Early History of the Gardens

Drs. John and Samuel Bard

The gardens at Hyde Park were first developed by Samuel Bard, son of John Bard, a respected physician in New York City. Intending to retire from medicine and pursue an agrarian life, John Bard established a farm at Hyde Park that included a house, barn, and a large apple orchard. Although financial struggles prevented him from retiring to Hyde Park as planned, he kept the property as a country seat and maintained the farm. Bard finally retired permanently to Hyde Park in 1798.

Samuel Bard showed an interest in the discipline of landscape design early in his father’s ownership of Hyde Park. In letters that he wrote home to his father while studying medicine in Edinburgh in 1764, Samuel excitedly implored his father to consider aesthetic attributes when laying out his estate grounds. While it does not appear that John Bard implemented any of his son’s suggestions, Samuel got the chance to put his theories into practice when he inherited the land in 1799.

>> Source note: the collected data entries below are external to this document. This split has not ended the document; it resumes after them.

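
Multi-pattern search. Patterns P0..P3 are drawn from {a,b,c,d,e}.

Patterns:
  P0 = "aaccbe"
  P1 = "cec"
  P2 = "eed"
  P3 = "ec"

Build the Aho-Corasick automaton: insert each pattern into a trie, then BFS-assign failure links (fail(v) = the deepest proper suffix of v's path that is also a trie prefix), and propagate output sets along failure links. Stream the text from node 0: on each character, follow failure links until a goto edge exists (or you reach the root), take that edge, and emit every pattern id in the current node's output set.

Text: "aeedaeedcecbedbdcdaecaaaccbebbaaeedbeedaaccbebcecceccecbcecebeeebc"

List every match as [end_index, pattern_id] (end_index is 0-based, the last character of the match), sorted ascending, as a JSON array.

Build automaton:
Trie (insert patterns):
  0='ε' goto a→1 c→7 e→10
  1='a' goto a→2
  2='aa' goto c→3
  3='aac' goto c→4
  4='aacc' goto b→5
  5='aaccb' goto e→6
  6='aaccbe' goto ·  ←P0
  7='c' goto e→8
  8='ce' goto c→9
  9='cec' goto ·  ←P1
  10='e' goto c→13 e→11
  11='ee' goto d→12
  12='eed' goto ·  ←P2
  13='ec' goto ·  ←P3

BFS fail/out derivation:
  fail(1) 'a': from fail(0)=0 chase 'a': 0 ⇒ 0;  out=∅∪out(0)=∅
  fail(7) 'c': from fail(0)=0 chase 'c': 0 ⇒ 0;  out=∅∪out(0)=∅
  fail(10) 'e': from fail(0)=0 chase 'e': 0 ⇒ 0;  out=∅∪out(0)=∅
  fail(2) 'aa': from fail(1)=0 chase 'a': 0 ⇒ 1;  out=∅∪out(1)=∅
  fail(8) 'ce': from fail(7)=0 chase 'e': 0 ⇒ 10;  out=∅∪out(10)=∅
  fail(11) 'ee': from fail(10)=0 chase 'e': 0 ⇒ 10;  out=∅∪out(10)=∅
  fail(13) 'ec': from fail(10)=0 chase 'c': 0 ⇒ 7;  out={3}∪out(7)={3}
  fail(3) 'aac': from fail(2)=1 chase 'c': 1→0 ⇒ 7;  out=∅∪out(7)=∅
  fail(9) 'cec': from fail(8)=10 chase 'c': 10 ⇒ 13;  out={1}∪out(13)={1,3}
  fail(12) 'eed': from fail(11)=10 chase 'd': 10→0 ⇒ 0;  out={2}∪out(0)={2}
  fail(4) 'aacc': from fail(3)=7 chase 'c': 7→0 ⇒ 7;  out=∅∪out(7)=∅
  fail(5) 'aaccb': from fail(4)=7 chase 'b': 7→0 ⇒ 0;  out=∅∪out(0)=∅
  fail(6) 'aaccbe': from fail(5)=0 chase 'e': 0 ⇒ 10;  out={0}∪out(10)={0}

Run:
pos 0 'a': at 1
pos 1 'e': at 10 (via fail)
pos 2 'e': at 11
pos 3 'd': at 12  emit P2@[1:3]
pos 4 'a': at 1 (via fail)
pos 5 'e': at 10 (via fail)
pos 6 'e': at 11
pos 7 'd': at 12  emit P2@[5:7]
pos 8 'c': at 7 (via fail)
pos 9 'e': at 8
pos 10 'c': at 9  emit P1@[8:10],P3@[9:10]
pos 11 'b': at 0 (via fail)
pos 12 'e': at 10
pos 13 'd': at 0 (via fail)
pos 14 'b': at 0
pos 15 'd': at 0
pos 16 'c': at 7
pos 17 'd': at 0 (via fail)
pos 18 'a': at 1
pos 19 'e': at 10 (via fail)
pos 20 'c': at 13  emit P3@[19:20]
pos 21 'a': at 1 (via fail)
pos 22 'a': at 2
pos 23 'a': at 2 (via fail)
pos 24 'c': at 3
pos 25 'c': at 4
pos 26 'b': at 5
pos 27 'e': at 6  emit P0@[22:27]
pos 28 'b': at 0 (via fail)
pos 29 'b': at 0
pos 30 'a': at 1
pos 31 'a': at 2
pos 32 'e': at 10 (via fail)
pos 33 'e': at 11
pos 34 'd': at 12  emit P2@[32:34]
pos 35 'b': at 0 (via fail)
pos 36 'e': at 10
pos 37 'e': at 11
pos 38 'd': at 12  emit P2@[36:38]
pos 39 'a': at 1 (via fail)
pos 40 'a': at 2
pos 41 'c': at 3
pos 42 'c': at 4
pos 43 'b': at 5
pos 44 'e': at 6  emit P0@[39:44]
pos 45 'b': at 0 (via fail)
pos 46 'c': at 7
pos 47 'e': at 8
pos 48 'c': at 9  emit P1@[46:48],P3@[47:48]
pos 49 'c': at 7 (via fail)
pos 50 'e': at 8
pos 51 'c': at 9  emit P1@[49:51],P3@[50:51]
pos 52 'c': at 7 (via fail)
pos 53 'e': at 8
pos 54 'c': at 9  emit P1@[52:54],P3@[53:54]
pos 55 'b': at 0 (via fail)
pos 56 'c': at 7
pos 57 'e': at 8
pos 58 'c': at 9  emit P1@[56:58],P3@[57:58]
pos 59 'e': at 8 (via fail)
pos 60 'b': at 0 (via fail)
pos 61 'e': at 10
pos 62 'e': at 11
pos 63 'e': at 11 (via fail)
pos 64 'b': at 0 (via fail)
pos 65 'c': at 7

All matches (sorted): [[3,2],[7,2],[10,1],[10,3],[20,3],[27,0],[34,2],[38,2],[44,0],[48,1],[48,3],[51,1],[51,3],[54,1],[54,3],[58,1],[58,3]]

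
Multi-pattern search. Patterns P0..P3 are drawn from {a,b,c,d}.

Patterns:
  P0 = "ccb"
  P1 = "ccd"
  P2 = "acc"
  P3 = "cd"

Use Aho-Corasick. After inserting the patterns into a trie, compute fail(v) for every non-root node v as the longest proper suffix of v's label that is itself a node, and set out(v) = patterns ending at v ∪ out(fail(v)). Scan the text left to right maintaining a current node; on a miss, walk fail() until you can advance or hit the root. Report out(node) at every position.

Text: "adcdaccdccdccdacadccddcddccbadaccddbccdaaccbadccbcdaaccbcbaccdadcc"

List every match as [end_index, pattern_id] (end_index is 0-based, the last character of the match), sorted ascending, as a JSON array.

Construct AC machine:
Trie (insert patterns):
  0='ε' goto a→5 c→1
  1='c' goto c→2 d→8
  2='cc' goto b→3 d→4
  3='ccb' goto ·  [P0 ends]
  4='ccd' goto ·  [P1 ends]
  5='a' goto c→6
  6='ac' goto c→7
  7='acc' goto ·  [P2 ends]
  8='cd' goto ·  [P3 ends]

BFS fail/out derivation:
  fail(1) 'c': from fail(0)=0 chase 'c': 0 ⇒ 0;  out=∅∪out(0)=∅
  fail(5) 'a': from fail(0)=0 chase 'a': 0 ⇒ 0;  out=∅∪out(0)=∅
  fail(2) 'cc': from fail(1)=0 chase 'c': 0 ⇒ 1;  out=∅∪out(1)=∅
  fail(6) 'ac': from fail(5)=0 chase 'c': 0 ⇒ 1;  out=∅∪out(1)=∅
  fail(8) 'cd': from fail(1)=0 chase 'd': 0 ⇒ 0;  out={3}∪out(0)={3}
  fail(3) 'ccb': from fail(2)=1 chase 'b': 1→0 ⇒ 0;  out={0}∪out(0)={0}
  fail(4) 'ccd': from fail(2)=1 chase 'd': 1 ⇒ 8;  out={1}∪out(8)={1,3}
  fail(7) 'acc': from fail(6)=1 chase 'c': 1 ⇒ 2;  out={2}∪out(2)={2}

Run:
pos 0 'a': at 5
pos 1 'd': at 0 (via fail)
pos 2 'c': at 1
pos 3 'd': at 8  emit P3@[2:3]
pos 4 'a': at 5 (via fail)
pos 5 'c': at 6
pos 6 'c': at 7  emit P2@[4:6]
pos 7 'd': at 4 (via fail)  emit P1@[5:7],P3@[6:7]
pos 8 'c': at 1 (via fail)
pos 9 'c': at 2
pos 10 'd': at 4  emit P1@[8:10],P3@[9:10]
pos 11 'c': at 1 (via fail)
pos 12 'c': at 2
pos 13 'd': at 4  emit P1@[11:13],P3@[12:13]
pos 14 'a': at 5 (via fail)
pos 15 'c': at 6
pos 16 'a': at 5 (via fail)
pos 17 'd': at 0 (via fail)
pos 18 'c': at 1
pos 19 'c': at 2
pos 20 'd': at 4  emit P1@[18:20],P3@[19:20]
pos 21 'd': at 0 (via fail)
pos 22 'c': at 1
pos 23 'd': at 8  emit P3@[22:23]
pos 24 'd': at 0 (via fail)
pos 25 'c': at 1
pos 26 'c': at 2
pos 27 'b': at 3  emit P0@[25:27]
pos 28 'a': at 5 (via fail)
pos 29 'd': at 0 (via fail)
pos 30 'a': at 5
pos 31 'c': at 6
pos 32 'c': at 7  emit P2@[30:32]
pos 33 'd': at 4 (via fail)  emit P1@[31:33],P3@[32:33]
pos 34 'd': at 0 (via fail)
pos 35 'b': at 0
pos 36 'c': at 1
pos 37 'c': at 2
pos 38 'd': at 4  emit P1@[36:38],P3@[37:38]
pos 39 'a': at 5 (via fail)
pos 40 'a': at 5 (via fail)
pos 41 'c': at 6
pos 42 'c': at 7  emit P2@[40:42]
pos 43 'b': at 3 (via fail)  emit P0@[41:43]
pos 44 'a': at 5 (via fail)
pos 45 'd': at 0 (via fail)
pos 46 'c': at 1
pos 47 'c': at 2
pos 48 'b': at 3  emit P0@[46:48]
pos 49 'c': at 1 (via fail)
pos 50 'd': at 8  emit P3@[49:50]
pos 51 'a': at 5 (via fail)
pos 52 'a': at 5 (via fail)
pos 53 'c': at 6
pos 54 'c': at 7  emit P2@[52:54]
pos 55 'b': at 3 (via fail)  emit P0@[53:55]
pos 56 'c': at 1 (via fail)
pos 57 'b': at 0 (via fail)
pos 58 'a': at 5
pos 59 'c': at 6
pos 60 'c': at 7  emit P2@[58:60]
pos 61 'd': at 4 (via fail)  emit P1@[59:61],P3@[60:61]
pos 62 'a': at 5 (via fail)
pos 63 'd': at 0 (via fail)
pos 64 'c': at 1
pos 65 'c': at 2

Matches: [[3,3],[6,2],[7,1],[7,3],[10,1],[10,3],[13,1],[13,3],[20,1],[20,3],[23,3],[27,0],[32,2],[33,1],[33,3],[38,1],[38,3],[42,2],[43,0],[48,0],[50,3],[54,2],[55,0],[60,2],[61,1],[61,3]]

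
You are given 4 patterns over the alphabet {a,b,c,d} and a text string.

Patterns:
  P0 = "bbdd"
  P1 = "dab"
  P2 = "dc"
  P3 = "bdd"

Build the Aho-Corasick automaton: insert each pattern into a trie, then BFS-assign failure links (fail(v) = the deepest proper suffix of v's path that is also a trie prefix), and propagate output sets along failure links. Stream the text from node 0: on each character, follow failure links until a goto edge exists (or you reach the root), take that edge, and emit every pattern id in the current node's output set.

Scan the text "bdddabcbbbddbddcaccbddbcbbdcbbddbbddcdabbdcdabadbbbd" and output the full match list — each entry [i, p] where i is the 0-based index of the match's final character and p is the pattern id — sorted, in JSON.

Build:
Trie nodes:
  n0 'ε': b→1 d→5
  n1 'b': b→2 d→9
  n2 'bb': d→3
  n3 'bbd': d→4
  n4 'bbdd': ·  ←P0
  n5 'd': a→6 c→8
  n6 'da': b→7
  n7 'dab': ·  ←P1
  n8 'dc': ·  ←P2
  n9 'bd': d→10
  n10 'bdd': ·  ←P3

BFS fail/out derivation:
  n1('b'): parent n0 fail=0; on 'b' 0 → fail=0;  out ∅∪∅=∅
  n5('d'): parent n0 fail=0; on 'd' 0 → fail=0;  out ∅∪∅=∅
  n2('bb'): parent n1 fail=0; on 'b' 0 → fail=1;  out ∅∪∅=∅
  n6('da'): parent n5 fail=0; on 'a' 0 → fail=0;  out ∅∪∅=∅
  n8('dc'): parent n5 fail=0; on 'c' 0 → fail=0;  out {2}∪∅={2}
  n9('bd'): parent n1 fail=0; on 'd' 0 → fail=5;  out ∅∪∅=∅
  n3('bbd'): parent n2 fail=1; on 'd' 1 → fail=9;  out ∅∪∅=∅
  n7('dab'): parent n6 fail=0; on 'b' 0 → fail=1;  out {1}∪∅={1}
  n10('bdd'): parent n9 fail=5; on 'd' 5→0 → fail=5;  out {3}∪∅={3}
  n4('bbdd'): parent n3 fail=9; on 'd' 9 → fail=10;  out {0}∪{3}={0,3}

Text stream:
i=0 'b': node 0→1
i=1 'd': node 1→9
i=2 'd': node 9→10  ** P3@[0:2]
i=3 'd': node 10→5 ·f
i=4 'a': node 5→6
i=5 'b': node 6→7  ** P1@[3:5]
i=6 'c': node 7→0 ·f
i=7 'b': node 0→1
i=8 'b': node 1→2
i=9 'b': node 2→2 ·f
i=10 'd': node 2→3
i=11 'd': node 3→4  ** P0@[8:11],P3@[9:11]
i=12 'b': node 4→1 ·f
i=13 'd': node 1→9
i=14 'd': node 9→10  ** P3@[12:14]
i=15 'c': node 10→8 ·f  ** P2@[14:15]
i=16 'a': node 8→0 ·f
i=17 'c': node 0→0
i=18 'c': node 0→0
i=19 'b': node 0→1
i=20 'd': node 1→9
i=21 'd': node 9→10  ** P3@[19:21]
i=22 'b': node 10→1 ·f
i=23 'c': node 1→0 ·f
i=24 'b': node 0→1
i=25 'b': node 1→2
i=26 'd': node 2→3
i=27 'c': node 3→8 ·f  ** P2@[26:27]
i=28 'b': node 8→1 ·f
i=29 'b': node 1→2
i=30 'd': node 2→3
i=31 'd': node 3→4  ** P0@[28:31],P3@[29:31]
i=32 'b': node 4→1 ·f
i=33 'b': node 1→2
i=34 'd': node 2→3
i=35 'd': node 3→4  ** P0@[32:35],P3@[33:35]
i=36 'c': node 4→8 ·f  ** P2@[35:36]
i=37 'd': node 8→5 ·f
i=38 'a': node 5→6
i=39 'b': node 6→7  ** P1@[37:39]
i=40 'b': node 7→2 ·f
i=41 'd': node 2→3
i=42 'c': node 3→8 ·f  ** P2@[41:42]
i=43 'd': node 8→5 ·f
i=44 'a': node 5→6
i=45 'b': node 6→7  ** P1@[43:45]
i=46 'a': node 7→0 ·f
i=47 'd': node 0→5
i=48 'b': node 5→1 ·f
i=49 'b': node 1→2
i=50 'b': node 2→2 ·f
i=51 'd': node 2→3

Result: [[2,3],[5,1],[11,0],[11,3],[14,3],[15,2],[21,3],[27,2],[31,0],[31,3],[35,0],[35,3],[36,2],[39,1],[42,2],[45,1]]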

Appreciating the scenic value of the western portion of the land overlooking the Hudson River, Samuel built a large house on the highest point of the property at the edge of the terrace, where the Vanderbilt mansion stands today. He also built a garden and greenhouse, though the exact location is not known. Bard’s son-in-law and biographer, John McVickar, writes about Bard’s “enjoyment of his garden and conservatory, which were stored with the choicest native and exotic plants.”

 

Establishing a Country Estate: John Hosack

Within eight years following his death in 1820, Samuel Bard’s heirs sold Hyde Park to his former student and partner, Dr. David Hosack. Hosack’s ownership of the property spanned only seven years, from 1828 until his death in 1835, yet it was one of the most influential with respect to the overall layout of the estate grounds. Hosack was an accomplished physician as well as an avid horticulturist. Hosack was a professor at the College of Physicians and Surgeons at Columbia University and established the Elgin Botanical Gardens in 1801, the first botanic garden in the United States. Hosack invested in numerous landscape improvements and welcomed visitors. Soon Hyde Park became “an obligatory stopping point on the Hudson.”

Hosack’s conservatory was described in 1830 as “a spacious edifice, constructed with great architectural taste and elegance.” An extensive ornamental garden was contiguous to the greenhouse and described by Andrew Jackson Downing as beautiful, with “herbaceous flowering plants, in arabesque beds, along the walks.” The exact location of Hosack’s gardens and conservatory are also unknown, but they were likely somewhat further north than the current gardens, perhaps just south of the ginkgo tree.

 

Development of the Formal Gardens: Langdon Ownership, 1840-1895

Following Hosack’s death, Hyde Park passed to his wife and children, who retained the property only for five additional years. In 1840, the estate was acquired by Walter Langdon through his wife Dorothea Astor Langdon, a gift from her father John Jacob Astor. Langdon built a new house to replace Hosack’s house, which burned in 1845. The new house was built in the same location as the old one, at the edge of the terrace overlooking the Hudson River. Walter Langdon died in 1847, the same year his new house was completed, and passed the estate to his children. Over the course of several years, Walter Langdon, Jr. bought the interests of his siblings, so that by 1852 he was the sole owner. The Langdon’s were occasional residents at Hyde Park and spent extended periods away.

In 1874, Langdon began the development of a new complex of greenhouses and gardens. The location of the new gardens was further south from Hosack’s gardens, where the Vanderbilt gardens are seen today. Langdon commissioned architects John H. Sturgis and Charles Brigham of Boston to design new greenhouses and garden structures.

The Sturgis and Brigham structures anchored a new complex of gardens, constructed on a series of rectangular terraces that stepped down the hillside. The level terraces were between about one hundred and one hundred and twenty feet long and about eighty feet wide and were bounded by short steep embankments. There were six terraces, with the top terrace, which held the large greenhouse, further divided into an upper terrace and a long rectangular terrace to the east. An 1897 survey shows the arrangement of garden beds, walks, slopes, greenhouses and buildings all framed by a surrounding brick wall. The garden beds on three of the terraces were laid out in geometric forms—circles, squares, rectangles, octagons—in elaborate patterns typical of the bedding gardens of the period. The perimeter wall appears to have been the only dividing structure, and all of the terraces were open to each other.

The introduction of new enclosed gardens, with their conservatories, terraces, buildings, and perimeter walls, was probably the most significant change to the landscape made by the Langdons in their 55-year ownership of Hyde Park. At the time of the Vanderbilt purchase, the Poughkeepsie Sunday Courier reported that the estate was somewhat neglected, with the hot houses “ample but empty.” It is this foundation upon which the Vanderbilts began to build.